Scientific publications

MicroRNA-451 regulates macrophage migration inhibitory factor production and proliferation of gastrointestinal cancer cells

Mar 24, 2009 | Magazine: Clinical Cancer Research

Eva Bandres (1), Nerea Bitarte (1),FernandoArias (6), Jackeline Agorreta (1),Puri Fortes (2), Xabi Agirre (1), Ruth Zarate (1),Juan A. Diaz-Gonzalez (3), Natalia Ramirez (1), Jesus J. Sola (4), Paula Jimenez (7), Javier Rodriguez (5) and Jesus Garcia-Foncillas (1,5)

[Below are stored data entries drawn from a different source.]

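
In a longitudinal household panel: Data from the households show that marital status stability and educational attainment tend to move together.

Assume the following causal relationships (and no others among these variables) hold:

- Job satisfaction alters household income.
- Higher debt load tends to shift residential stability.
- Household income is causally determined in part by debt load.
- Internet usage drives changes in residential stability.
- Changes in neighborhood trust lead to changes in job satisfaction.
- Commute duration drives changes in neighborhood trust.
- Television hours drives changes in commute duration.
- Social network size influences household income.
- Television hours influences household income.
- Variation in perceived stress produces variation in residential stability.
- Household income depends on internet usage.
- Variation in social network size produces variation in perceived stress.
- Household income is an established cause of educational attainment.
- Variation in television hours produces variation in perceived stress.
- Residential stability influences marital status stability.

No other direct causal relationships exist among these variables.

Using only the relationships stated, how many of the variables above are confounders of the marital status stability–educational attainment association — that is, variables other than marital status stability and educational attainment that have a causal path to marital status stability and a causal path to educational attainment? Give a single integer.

The common causes are: debt load (to marital status stability via debt load → residential stability → marital status stability; to educational attainment via debt load → household income → educational attainment); internet usage (to marital status stability via internet usage → residential stability → marital status stability; to educational attainment via internet usage → household income → educational attainment); social network size (to marital status stability via social network size → perceived stress → residential stability → marital status stability; to educational attainment via social network size → household income → educational attainment); television hours (to marital status stability via television hours → perceived stress → residential stability → marital status stability; to educational attainment via television hours → household income → educational attainment).
Every other variable lacks a causal path to at least one of marital status stability and educational attainment.

4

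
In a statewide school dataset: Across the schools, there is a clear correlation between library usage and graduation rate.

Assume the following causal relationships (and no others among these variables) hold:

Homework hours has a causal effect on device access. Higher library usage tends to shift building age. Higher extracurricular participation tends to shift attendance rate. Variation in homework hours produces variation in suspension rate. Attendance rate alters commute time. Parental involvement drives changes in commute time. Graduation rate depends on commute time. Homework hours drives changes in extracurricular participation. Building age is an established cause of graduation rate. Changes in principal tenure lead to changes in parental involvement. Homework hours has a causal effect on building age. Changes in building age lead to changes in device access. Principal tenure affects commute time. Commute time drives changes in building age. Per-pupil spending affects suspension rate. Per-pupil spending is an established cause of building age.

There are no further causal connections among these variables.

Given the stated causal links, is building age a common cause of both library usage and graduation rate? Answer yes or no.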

MicroRNAs (miRNA) are small RNAs that function as post-transcriptional regulators of gene expression. Recent evidence has shown that some miRNAs can act as oncogenes or tumor suppressors.This study was conducted to evaluate the potential association of miRNA expression with clinical outcome in patients with gastric cancer.

Experimental Design
Expression of 250 human mature miRNAs was measured by real-time PCR on paraffin-embedded tumor samples of 21 patients with gastric cancer stage III uniformly treated with surgical resection followed by chemoradiation. We identified the miRNAs correlated with disease-free and overall survival times, and the results were evaluated including 24 other patients. In vitro cell proliferation and radiosensitivity studies were done to support clinical data.

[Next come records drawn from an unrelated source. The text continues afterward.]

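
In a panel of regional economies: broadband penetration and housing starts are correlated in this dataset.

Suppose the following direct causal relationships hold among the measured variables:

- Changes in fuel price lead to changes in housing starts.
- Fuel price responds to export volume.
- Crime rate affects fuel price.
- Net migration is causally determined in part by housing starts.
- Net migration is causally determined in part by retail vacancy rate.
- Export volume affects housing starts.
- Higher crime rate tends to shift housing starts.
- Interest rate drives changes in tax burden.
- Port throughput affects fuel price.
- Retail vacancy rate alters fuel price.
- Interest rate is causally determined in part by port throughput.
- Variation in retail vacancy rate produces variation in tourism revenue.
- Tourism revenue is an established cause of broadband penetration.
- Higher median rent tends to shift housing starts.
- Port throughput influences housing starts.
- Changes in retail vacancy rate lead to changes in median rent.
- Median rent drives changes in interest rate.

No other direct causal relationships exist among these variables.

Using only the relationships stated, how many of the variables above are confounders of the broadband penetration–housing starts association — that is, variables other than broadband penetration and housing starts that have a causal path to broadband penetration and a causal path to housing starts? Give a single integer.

The common causes are: retail vacancy rate (to broadband penetration via retail vacancy rate → tourism revenue → broadband penetration; to housing starts via retail vacancy rate → median rent → housing starts).
Every other variable lacks a causal path to at least one of broadband penetration and housing starts.

1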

The results revealed that down-regulation of miR-451 was associated with worse prognosis. miR-451 was detected by in situ hybridization in epithelial cells and showed decreased expression in gastric and colorectal cancer versus non tumoral tissues. Over expression of miR-451 in gastric and colorectal cancer cells reduced cell proliferation and increased sensitivity to radiotherapy. Microarray and bioinformatic analysis identified the novel oncogene macrophage migration inhibitory factor (MIF) as a potential target of miR-451. In fact, over expression of miR-451 down-regulated mRNA and protein levels of MIF and decreased expression of reporter genes with MIF target sequences. More over, we found a significant inverse correlation between miR-451 and MIF expression in tumoral gastric biopsies.

These findings support the role of miR-451 as a regulator of cancer proliferation and open new perspectives for the development of effective therapies for chemoradioresistant cancers.